In spite of it, after signing the treaty of 2007, Bhutan and India entered in a new phase of partnership. The treaty can also be called framework for future interaction, highlighting cooperative partnership between Indo- Bhutan and is perhaps the only bilateral engagement in South Asia which has transcendent beyond us. And Bhutan’s economy has grown substantially over the past years. Among India’s South Asian neighbours, Bhutan remains as an example of bilateralism in India’s neighbourhoods. It remains its largest trading partners. India from time to time has supported Bhutan’s developmental effort. Even liquidity crunch has been haunting Bhutan for the past few years, but it has managed it so far with Indian intervention.

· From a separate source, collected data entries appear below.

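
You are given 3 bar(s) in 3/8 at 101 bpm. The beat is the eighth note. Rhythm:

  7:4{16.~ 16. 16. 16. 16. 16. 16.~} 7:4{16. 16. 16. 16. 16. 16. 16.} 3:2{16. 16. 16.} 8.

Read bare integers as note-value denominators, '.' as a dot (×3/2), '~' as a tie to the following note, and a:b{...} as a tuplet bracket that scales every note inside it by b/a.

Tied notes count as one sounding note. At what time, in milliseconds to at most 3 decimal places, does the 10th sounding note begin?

1. 0.0ms @ 0 + 509.194ms (6/7)
2. 509.194ms @ 6/7 + 254.597ms (3/7)
3. 763.791ms @ 9/7 + 254.597ms (3/7)
4. 1018.388ms @ 12/7 + 254.597ms (3/7)
5. 1272.984ms @ 15/7 + 254.597ms (3/7)
6. 1527.581ms @ 18/7 + 509.194ms (6/7)
7. 2036.775ms @ 24/7 + 254.597ms (3/7)
8. 2291.372ms @ 27/7 + 254.597ms (3/7)
9. 2545.969ms @ 30/7 + 254.597ms (3/7)
10. 2800.566ms @ 33/7 + 254.597ms (3/7)
11. 3055.163ms @ 36/7 + 254.597ms (3/7)
12. 3309.76ms @ 39/7 + 254.597ms (3/7)
13. 3564.356ms @ 6 + 297.03ms (1/2)
14. 3861.386ms @ 13/2 + 297.03ms (1/2)
15. 4158.416ms @ 7 + 297.03ms (1/2)
16. 4455.446ms @ 15/2 + 891.089ms (3/2)

note 10 onset = 33/7b = 2800.566ms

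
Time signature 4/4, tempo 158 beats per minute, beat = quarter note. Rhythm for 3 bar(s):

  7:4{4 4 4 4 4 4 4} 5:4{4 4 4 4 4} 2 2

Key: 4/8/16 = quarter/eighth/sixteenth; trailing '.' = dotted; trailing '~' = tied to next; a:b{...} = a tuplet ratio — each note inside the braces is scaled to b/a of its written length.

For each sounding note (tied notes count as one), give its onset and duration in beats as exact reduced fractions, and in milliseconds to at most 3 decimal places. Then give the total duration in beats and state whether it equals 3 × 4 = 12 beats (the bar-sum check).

1) 0.0ms=0b +216.998ms=4/7b
2) 216.998ms=4/7b +216.998ms=4/7b
3) 433.996ms=8/7b +216.998ms=4/7b
4) 650.995ms=12/7b +216.998ms=4/7b
5) 867.993ms=16/7b +216.998ms=4/7b
6) 1084.991ms=20/7b +216.998ms=4/7b
7) 1301.989ms=24/7b +216.998ms=4/7b
8) 1518.987ms=4b +303.797ms=4/5b
9) 1822.785ms=24/5b +303.797ms=4/5b
10) 2126.582ms=28/5b +303.797ms=4/5b
11) 2430.38ms=32/5b +303.797ms=4/5b
12) 2734.177ms=36/5b +303.797ms=4/5b
13) 3037.975ms=8b +759.494ms=2b
14) 3797.468ms=10b +759.494ms=2b
Σ=12b of 12 (158bpm 4/4) — PASS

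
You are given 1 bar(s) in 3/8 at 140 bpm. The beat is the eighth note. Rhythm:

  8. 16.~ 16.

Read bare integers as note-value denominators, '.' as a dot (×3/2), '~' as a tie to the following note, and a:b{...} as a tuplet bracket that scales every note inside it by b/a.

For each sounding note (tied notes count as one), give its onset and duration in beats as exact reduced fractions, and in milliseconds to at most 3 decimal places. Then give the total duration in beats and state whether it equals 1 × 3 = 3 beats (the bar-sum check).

1) 0.0ms=0b +642.857ms=3/2b
2) 642.857ms=3/2b +642.857ms=3/2b
Σ=3b of 3 (140bpm 3/8) — PASS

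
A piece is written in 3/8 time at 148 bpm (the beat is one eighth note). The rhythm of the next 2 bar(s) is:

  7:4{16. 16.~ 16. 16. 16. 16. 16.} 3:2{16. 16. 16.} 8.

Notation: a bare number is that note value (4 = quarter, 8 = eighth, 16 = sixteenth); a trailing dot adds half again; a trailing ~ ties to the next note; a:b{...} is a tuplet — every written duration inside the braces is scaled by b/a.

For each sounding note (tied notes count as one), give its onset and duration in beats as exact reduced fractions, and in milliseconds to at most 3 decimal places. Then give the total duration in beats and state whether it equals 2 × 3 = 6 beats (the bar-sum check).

1) 0.0ms=0b +173.745ms=3/7b
2) 173.745ms=3/7b +347.49ms=6/7b
3) 521.236ms=9/7b +173.745ms=3/7b
4) 694.981ms=12/7b +173.745ms=3/7b
5) 868.726ms=15/7b +173.745ms=3/7b
6) 1042.471ms=18/7b +173.745ms=3/7b
7) 1216.216ms=3b +202.703ms=1/2b
8) 1418.919ms=7/2b +202.703ms=1/2b
9) 1621.622ms=4b +202.703ms=1/2b
10) 1824.324ms=9/2b +608.108ms=3/2b
Σ=6b of 6 (148bpm 3/8) — PASS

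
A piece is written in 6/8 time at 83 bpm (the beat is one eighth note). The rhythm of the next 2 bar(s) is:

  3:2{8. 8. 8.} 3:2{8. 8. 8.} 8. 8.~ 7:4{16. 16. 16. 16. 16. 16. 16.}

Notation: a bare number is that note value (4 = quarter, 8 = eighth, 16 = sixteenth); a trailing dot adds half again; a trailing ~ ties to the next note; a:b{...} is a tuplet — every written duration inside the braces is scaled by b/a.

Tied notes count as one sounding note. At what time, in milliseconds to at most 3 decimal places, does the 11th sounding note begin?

1. 0.0ms @ 0 + 722.892ms (1)
2. 722.892ms @ 1 + 722.892ms (1)
3. 1445.783ms @ 2 + 722.892ms (1)
4. 2168.675ms @ 3 + 722.892ms (1)
5. 2891.566ms @ 4 + 722.892ms (1)
6. 3614.458ms @ 5 + 722.892ms (1)
7. 4337.349ms @ 6 + 1084.337ms (3/2)
8. 5421.687ms @ 15/2 + 1394.148ms (27/14)
9. 6815.835ms @ 66/7 + 309.811ms (3/7)
10. 7125.645ms @ 69/7 + 309.811ms (3/7)
11. 7435.456ms @ 72/7 + 309.811ms (3/7)
12. 7745.267ms @ 75/7 + 309.811ms (3/7)
13. 8055.077ms @ 78/7 + 309.811ms (3/7)
14. 8364.888ms @ 81/7 + 309.811ms (3/7)

note 11 onset = 72/7b = 7435.456ms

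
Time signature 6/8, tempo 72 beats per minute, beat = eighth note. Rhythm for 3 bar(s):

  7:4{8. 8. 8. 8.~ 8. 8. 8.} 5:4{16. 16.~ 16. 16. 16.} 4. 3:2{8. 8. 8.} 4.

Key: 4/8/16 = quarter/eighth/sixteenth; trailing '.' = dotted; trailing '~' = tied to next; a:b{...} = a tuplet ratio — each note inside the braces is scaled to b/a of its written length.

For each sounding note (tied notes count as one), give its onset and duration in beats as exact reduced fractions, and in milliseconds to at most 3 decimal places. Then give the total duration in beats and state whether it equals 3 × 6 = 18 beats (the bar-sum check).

1) 0.0ms=0b +714.286ms=6/7b
2) 714.286ms=6/7b +714.286ms=6/7b
3) 1428.571ms=12/7b +714.286ms=6/7b
4) 2142.857ms=18/7b +1428.571ms=12/7b
5) 3571.429ms=30/7b +714.286ms=6/7b
6) 4285.714ms=36/7b +714.286ms=6/7b
7) 5000.0ms=6b +500.0ms=3/5b
8) 5500.0ms=33/5b +1000.0ms=6/5b
9) 6500.0ms=39/5b +500.0ms=3/5b
10) 7000.0ms=42/5b +500.0ms=3/5b
11) 7500.0ms=9b +2500.0ms=3b
12) 10000.0ms=12b +833.333ms=1b
13) 10833.333ms=13b +833.333ms=1b
14) 11666.667ms=14b +833.333ms=1b
15) 12500.0ms=15b +2500.0ms=3b
Σ=18b of 18 (72bpm 6/8) — PASS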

The visit of Prime Minister Modi voiced emphatically when he spoke to the joint session of Bhutan’s parliament during his first foreign visit after assuming the office. For example, his point on “Terrorism Divides, Tourism Unites” highlights the importance of creating a web of development plans with Bhutan. He also made commitment to help Bhutan in transactional area such as in education, sports, e-libraries, Himalayan Studies etc. However, these areas are to craft the special relation India and Bhutan to cement further in bilateral engagement in South Asia.
Bhutan and India, however, have developed a good tie that is functional and operational when looked from the perspective of state behaviours’. This difference is very striking when put into contrast to all the countries in South Asia. The two countries have salvaged not into impeding crisis, and have creep into the relationship. There has been understanding in the ominous trends which in fact was important to grasp the issues from a broader perspective that shapes the processes at work. Indo- Bhutan relationships are successful when the mutual differences get resolved without the need for either side making compromises on its core national values and interests with the continuing friendship of brotherhood has cemented mutual trust and confidence “Bharat to Bhutan, Bhutan to Bharat”.